Ich: Nein. Er: Es ist ein Gleichnis aus dem islamischen Orient.
Nachtfalter wollen das Geheimnis des Lichts erforschen.
Sie wissen nicht, warum sie so unwiderstehlich vom Licht
angezogen werden. Ihr Anführer schickt Kundschafter
aus. Die umkreisen die Kerze und beobachten sie genau.
Zurückgekehrt, berichten sie, was sie gesehen haben.
Wie sich das Licht bewegt, seine Farbe, das Aussehen der
Kerze. Das ist alles durchaus richtig und niemand bestreitet es.
Aber dennoch vermag nichts davon die rätselhafte Anziehung
zu erklären. Da meldet sich ein dritter Falter. Er fliegt
auf die Kerze zu, stürzt sich hinein, glüht auf und verbrennt.
— Er kennt nun das Geheimnis des Lichts, sagt der Anführer
zu seinem Volk, aber wer durch den Schleier eingetreten ist
ins Innere des Mysteriums, der kehrt nicht zurück und seine
Lippen bleiben versiegelt — wer aber zurückkommt
und spricht, der ist noch kein Wissender.

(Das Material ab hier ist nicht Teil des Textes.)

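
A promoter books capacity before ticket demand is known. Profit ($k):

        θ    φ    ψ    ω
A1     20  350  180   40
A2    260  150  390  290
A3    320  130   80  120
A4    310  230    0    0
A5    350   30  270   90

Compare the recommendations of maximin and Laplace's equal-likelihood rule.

Row minima: A1=20, A2=150, A3=80, A4=0, A5=30
Best worst-case = 150 → A2.
Row averages: A1=147.5, A2=272.5, A3=162.5, A4=135, A5=185
Highest average = 272.5 → A2.

maximin → A2; laplace → A2 (agree)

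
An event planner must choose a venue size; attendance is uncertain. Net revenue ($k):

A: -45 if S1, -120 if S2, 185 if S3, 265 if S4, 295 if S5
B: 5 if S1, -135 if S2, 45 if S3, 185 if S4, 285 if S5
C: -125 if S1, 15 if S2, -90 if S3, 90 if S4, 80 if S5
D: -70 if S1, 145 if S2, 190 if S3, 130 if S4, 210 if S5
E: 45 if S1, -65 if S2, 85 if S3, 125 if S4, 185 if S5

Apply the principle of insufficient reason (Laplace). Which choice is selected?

Row averages: A=116, B=77, C=-6, D=121, E=75
Highest average = 121 → D.

D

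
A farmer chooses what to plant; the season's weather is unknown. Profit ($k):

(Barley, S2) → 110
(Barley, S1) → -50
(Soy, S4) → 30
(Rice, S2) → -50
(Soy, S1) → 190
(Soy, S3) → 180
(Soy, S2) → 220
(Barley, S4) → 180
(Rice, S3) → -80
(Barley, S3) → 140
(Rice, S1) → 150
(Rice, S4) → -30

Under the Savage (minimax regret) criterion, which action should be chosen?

Soy

Column bests: S1=190, S2=220, S3=180, S4=180.
Soy regrets: 0, 0, 0, 150 → max 150
Rice regrets: 40, 270, 260, 210 → max 270
Barley regrets: 240, 110, 40, 0 → max 240
Smallest max regret = 150 → Soy.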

Ursula Dechêne: Der lange Tod des Fixers P.
Piper, München 1974, p. 13

“We should test our own ideas rigorously, so that by falsifying them ourselves we spare ourselves the embarrassment of having them refuted by others, and may thereby drive ourselves on to new and perhaps less vulnerable ideas.”
Brian Boyd

Pale Fire

Das 1962 erschienene Buch (dt. von Uwe Friesel: Fahles Feuer, Reinbek 1968) ist Nabokovs vierzehnter Roman und sein fünfter in englischer Sprache. In Form eines hochkomplexen (Schach?) Spiels von Referenzen und verborgenen Anspielungen führt Nabokov das Genre des Romans über seine Grenzen hinaus. Sein Umgang mit binären Oppositionen wie Ursache und Wirkung, Leben und Tod, These und Antithese, Spiegelungen, Verdopplungen, Doubles, Umkehrungen, Revolutionen, Koinzidenzen, Metamorphosen und Mimikry erweisen ihn als frühen Meister eines Schreibstils, der einen nachhaltigen Einfluss auf die Autoren des amerikanischen Postmodernismus (Pynchon, Barth) erkennen lässt.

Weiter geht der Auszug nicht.